The fat partition is to store data, well at least data that used by the application that nokia made, stuff like contact, backup, etc. Which make good sense, because in windows world, FAT is the best compatibility FS between all OSes. It make things a lots easier to move data around between Windows&Linux&n800.
Originally Posted by DCr33P View Post
The second interrogation mark in my head is the wear issue. Jffs2 uses wear leveling to harmonize the write cycles throughout the jffs2 partition. So if we have a 512 mb parition, we have to commit about 50tb of traffic (512 * 10^-6*100000) to reach the 100k cycles limit. By the time we reach this amount there should be Nokia Internet Tablet OS 2280, so that's not a problem.
Well, there is no way to predict when the flash will fail or how many write it will take.

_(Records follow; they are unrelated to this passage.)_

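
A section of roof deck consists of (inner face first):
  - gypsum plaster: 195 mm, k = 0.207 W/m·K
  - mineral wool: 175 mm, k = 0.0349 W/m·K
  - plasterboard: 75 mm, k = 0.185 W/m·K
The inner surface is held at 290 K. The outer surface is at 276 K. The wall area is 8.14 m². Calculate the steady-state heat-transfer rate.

Series thermal resistances:
R_gypsum plaster = L/(kA) = 0.195/(0.207×8.14) = 0.1157 K/W
R_mineral wool = L/(kA) = 0.175/(0.0349×8.14) = 0.616 K/W
R_plasterboard = L/(kA) = 0.075/(0.185×8.14) = 0.0498 K/W
R_total = 0.7815 K/W
Q = ΔT / R_total = 14 / 0.7815

Q ≈ 17.9 W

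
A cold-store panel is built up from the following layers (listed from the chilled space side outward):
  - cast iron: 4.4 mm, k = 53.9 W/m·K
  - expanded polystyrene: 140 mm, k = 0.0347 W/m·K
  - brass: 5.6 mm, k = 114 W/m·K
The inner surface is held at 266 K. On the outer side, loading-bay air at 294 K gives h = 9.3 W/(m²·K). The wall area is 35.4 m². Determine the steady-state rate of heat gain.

Q ≈ 239 W

Treating each layer as a thermal resistance in series:
R_cast iron = L/(kA) = 0.0044/(53.9×35.4) = 2.306×10^-6 K/W
R_expanded polystyrene = L/(kA) = 0.14/(0.0347×35.4) = 0.114 K/W
R_brass = L/(kA) = 0.0056/(114×35.4) = 1.388×10^-6 K/W
R_outer film = 1/(h_o·A) = 1/(9.3×35.4) = 0.003037 K/W
R_total = 0.117 K/W
Q = ΔT / R_total = 28 / 0.117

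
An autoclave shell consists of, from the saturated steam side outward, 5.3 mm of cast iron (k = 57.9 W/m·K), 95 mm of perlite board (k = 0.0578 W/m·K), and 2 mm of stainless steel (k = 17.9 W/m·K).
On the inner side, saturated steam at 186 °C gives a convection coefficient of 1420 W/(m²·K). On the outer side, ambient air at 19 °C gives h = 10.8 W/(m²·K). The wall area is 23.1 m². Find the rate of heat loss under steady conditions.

Q ≈ 2220 W

Series thermal resistances:
R_inner film = 1/(h_i·A) = 1/(1420×23.1) = 3.049×10^-5 K/W
R_cast iron = L/(kA) = 0.0053/(57.9×23.1) = 3.963×10^-6 K/W
R_perlite board = L/(kA) = 0.095/(0.0578×23.1) = 0.07115 K/W
R_stainless steel = L/(kA) = 0.002/(17.9×23.1) = 4.837×10^-6 K/W
R_outer film = 1/(h_o·A) = 1/(10.8×23.1) = 0.004008 K/W
R_total = 0.0752 K/W
Q = ΔT / R_total = 167 / 0.0752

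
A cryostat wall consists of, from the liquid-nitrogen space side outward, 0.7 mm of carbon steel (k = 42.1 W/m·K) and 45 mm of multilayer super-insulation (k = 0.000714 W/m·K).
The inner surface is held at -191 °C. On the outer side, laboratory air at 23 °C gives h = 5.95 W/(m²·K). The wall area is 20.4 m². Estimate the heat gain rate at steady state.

Model the wall as resistances in series:
R_carbon steel = L/(kA) = 0.0007/(42.1×20.4) = 8.151×10^-7 K/W
R_multilayer super-insulation = L/(kA) = 0.045/(0.000714×20.4) = 3.089 K/W
R_outer film = 1/(h_o·A) = 1/(5.95×20.4) = 0.008239 K/W
R_total = 3.098 K/W
Q = ΔT / R_total = 214 / 3.098

Q ≈ 69.1 W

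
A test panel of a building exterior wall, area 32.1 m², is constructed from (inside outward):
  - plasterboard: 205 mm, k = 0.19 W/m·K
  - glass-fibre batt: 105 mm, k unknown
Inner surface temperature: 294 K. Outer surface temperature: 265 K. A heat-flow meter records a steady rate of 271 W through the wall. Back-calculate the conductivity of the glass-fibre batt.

k ≈ 0.0446 W/(m·K)

Model the wall as resistances in series:
R_plasterboard = L/(kA) = 0.205/(0.19×32.1) = 0.03361 K/W
Sum of known resistances R_other = 0.03361 K/W
Total R = ΔT/Q = 29/271 = 0.107 K/W
R_glass-fibre batt = R_total − R_other = 0.0734 K/W
k = L/(R·A) = 0.105/(0.0734×32.1)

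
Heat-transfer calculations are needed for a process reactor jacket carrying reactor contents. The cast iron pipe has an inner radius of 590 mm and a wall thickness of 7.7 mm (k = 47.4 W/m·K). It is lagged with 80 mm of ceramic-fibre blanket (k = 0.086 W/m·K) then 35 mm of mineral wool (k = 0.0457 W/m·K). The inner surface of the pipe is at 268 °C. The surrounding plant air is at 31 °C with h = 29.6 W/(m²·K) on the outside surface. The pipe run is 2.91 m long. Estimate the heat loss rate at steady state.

Treating each annulus and film as a series resistance:
R_cast iron pipe wall = ln(597.7/590)/(2π×47.4×2.91) = 1.496×10^-5 K/W
R_ceramic-fibre blanket = ln(677.7/597.7)/(2π×0.086×2.91) = 0.07989 K/W
R_mineral wool = ln(712.7/677.7)/(2π×0.0457×2.91) = 0.06026 K/W
R_outer film = 1/(h_o·2πr_oL) = 1/(29.6×2π×0.7127×2.91) = 0.002593 K/W
R_total = 0.1428 K/W
Q = ΔT/R_total = 237/0.1428

Q ≈ 1660 W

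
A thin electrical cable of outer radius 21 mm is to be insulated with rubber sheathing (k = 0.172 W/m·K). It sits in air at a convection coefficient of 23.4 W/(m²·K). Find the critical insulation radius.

r_cr ≈ 7.35 mm

For a cylinder r_cr = k/h = 0.172/23.4
r_cr = 7.35 mm; since the bare radius (21 mm) is above r_cr, any added insulation will reduce heat loss.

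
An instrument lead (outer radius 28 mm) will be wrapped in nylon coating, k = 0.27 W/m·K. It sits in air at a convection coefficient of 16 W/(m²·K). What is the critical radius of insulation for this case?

For a cylinder r_cr = k/h = 0.27/16
r_cr = 16.9 mm; since the bare radius (28 mm) is above r_cr, any added insulation will reduce heat loss.

r_cr ≈ 16.9 mm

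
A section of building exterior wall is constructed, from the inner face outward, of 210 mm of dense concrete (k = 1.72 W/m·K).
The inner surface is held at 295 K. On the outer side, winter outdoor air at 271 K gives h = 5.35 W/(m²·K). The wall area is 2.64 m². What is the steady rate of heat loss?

Q ≈ 205 W

Using the resistance-network approach (series):
R_dense concrete = L/(kA) = 0.21/(1.72×2.64) = 0.04625 K/W
R_outer film = 1/(h_o·A) = 1/(5.35×2.64) = 0.0708 K/W
R_total = 0.117 K/W
Q = ΔT / R_total = 24 / 0.117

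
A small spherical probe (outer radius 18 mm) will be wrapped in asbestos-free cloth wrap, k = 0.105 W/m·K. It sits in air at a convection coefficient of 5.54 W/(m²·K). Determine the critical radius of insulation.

r_cr ≈ 37.9 mm

For a sphere r_cr = 2k/h = 2×0.105/5.54
r_cr = 37.9 mm; since the bare radius (18 mm) is below r_cr, adding a thin layer of insulation will *increase* heat loss.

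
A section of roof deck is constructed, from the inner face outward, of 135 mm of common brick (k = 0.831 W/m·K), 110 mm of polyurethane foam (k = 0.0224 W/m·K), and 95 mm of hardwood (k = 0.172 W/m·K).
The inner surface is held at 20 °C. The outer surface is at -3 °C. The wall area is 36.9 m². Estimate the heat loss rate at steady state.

Series thermal resistances:
R_common brick = L/(kA) = 0.135/(0.831×36.9) = 0.004403 K/W
R_polyurethane foam = L/(kA) = 0.11/(0.0224×36.9) = 0.1331 K/W
R_hardwood = L/(kA) = 0.095/(0.172×36.9) = 0.01497 K/W
R_total = 0.1525 K/W
Q = ΔT / R_total = 23 / 0.1525

Q ≈ 151 W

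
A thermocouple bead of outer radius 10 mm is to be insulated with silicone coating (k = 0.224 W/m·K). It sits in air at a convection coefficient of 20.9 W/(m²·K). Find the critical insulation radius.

r_cr ≈ 21.4 mm

For a sphere r_cr = 2k/h = 2×0.224/20.9
r_cr = 21.4 mm; since the bare radius (10 mm) is below r_cr, adding a thin layer of insulation will *increase* heat loss.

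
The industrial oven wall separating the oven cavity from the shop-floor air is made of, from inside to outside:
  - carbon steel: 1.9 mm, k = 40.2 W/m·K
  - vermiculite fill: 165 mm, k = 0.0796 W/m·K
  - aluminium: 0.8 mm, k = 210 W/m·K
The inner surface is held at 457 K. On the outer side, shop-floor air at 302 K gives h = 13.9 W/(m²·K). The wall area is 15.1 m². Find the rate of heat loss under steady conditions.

Q ≈ 1090 W

Treating each layer as a thermal resistance in series:
R_carbon steel = L/(kA) = 0.0019/(40.2×15.1) = 3.13×10^-6 K/W
R_vermiculite fill = L/(kA) = 0.165/(0.0796×15.1) = 0.1373 K/W
R_aluminium = L/(kA) = 0.0008/(210×15.1) = 2.523×10^-7 K/W
R_outer film = 1/(h_o·A) = 1/(13.9×15.1) = 0.004764 K/W
R_total = 0.142 K/W
Q = ΔT / R_total = 155 / 0.142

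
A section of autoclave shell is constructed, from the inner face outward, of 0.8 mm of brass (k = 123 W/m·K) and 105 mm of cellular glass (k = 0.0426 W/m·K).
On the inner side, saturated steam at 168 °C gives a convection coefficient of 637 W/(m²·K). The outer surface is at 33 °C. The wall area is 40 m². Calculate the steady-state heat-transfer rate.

Model the wall as resistances in series:
R_inner film = 1/(h_i·A) = 1/(637×40) = 3.925×10^-5 K/W
R_brass = L/(kA) = 0.0008/(123×40) = 1.626×10^-7 K/W
R_cellular glass = L/(kA) = 0.105/(0.0426×40) = 0.06162 K/W
R_total = 0.06166 K/W
Q = ΔT / R_total = 135 / 0.06166

Q ≈ 2190 W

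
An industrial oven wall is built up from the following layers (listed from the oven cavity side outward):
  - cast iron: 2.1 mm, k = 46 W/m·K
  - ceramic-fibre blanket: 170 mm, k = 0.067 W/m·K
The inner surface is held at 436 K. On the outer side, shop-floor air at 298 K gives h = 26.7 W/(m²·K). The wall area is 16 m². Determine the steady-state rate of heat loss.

Series thermal resistances:
R_cast iron = L/(kA) = 0.0021/(46×16) = 2.853×10^-6 K/W
R_ceramic-fibre blanket = L/(kA) = 0.17/(0.067×16) = 0.1586 K/W
R_outer film = 1/(h_o·A) = 1/(26.7×16) = 0.002341 K/W
R_total = 0.1609 K/W
Q = ΔT / R_total = 138 / 0.1609

Q ≈ 858 W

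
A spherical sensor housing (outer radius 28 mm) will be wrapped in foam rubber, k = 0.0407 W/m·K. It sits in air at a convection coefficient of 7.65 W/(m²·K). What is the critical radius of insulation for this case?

r_cr ≈ 10.6 mm

For a sphere r_cr = 2k/h = 2×0.0407/7.65
r_cr = 10.6 mm; since the bare radius (28 mm) is above r_cr, any added insulation will reduce heat loss.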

So, moving the written part to the SD card is better because it's replacable regardless of when or how it fails.
Originally Posted by DCr33P View Post
But what about ext2? If we are unlucky, we can wear out some specific blocks in a few months and had to suffer from read errors. Does the SD Controller have error correction? 2bit errors in one word (does not matter that much wich size, imho) are unlikely and 1bit errors can be corrected easily... Hmmm.. just some thoughts on it.
well, if you like you don't have to use ext2 as a rootfs, you can still use jffs2. The problem is that jffs2 is compressed fs therefore, overhead. You could also make it use other fs also, like ext3 or jfs, but you will have to compile the kernel yourself. The kernel&loader are store on flash, and those things are read-only. The root can be store anywhere.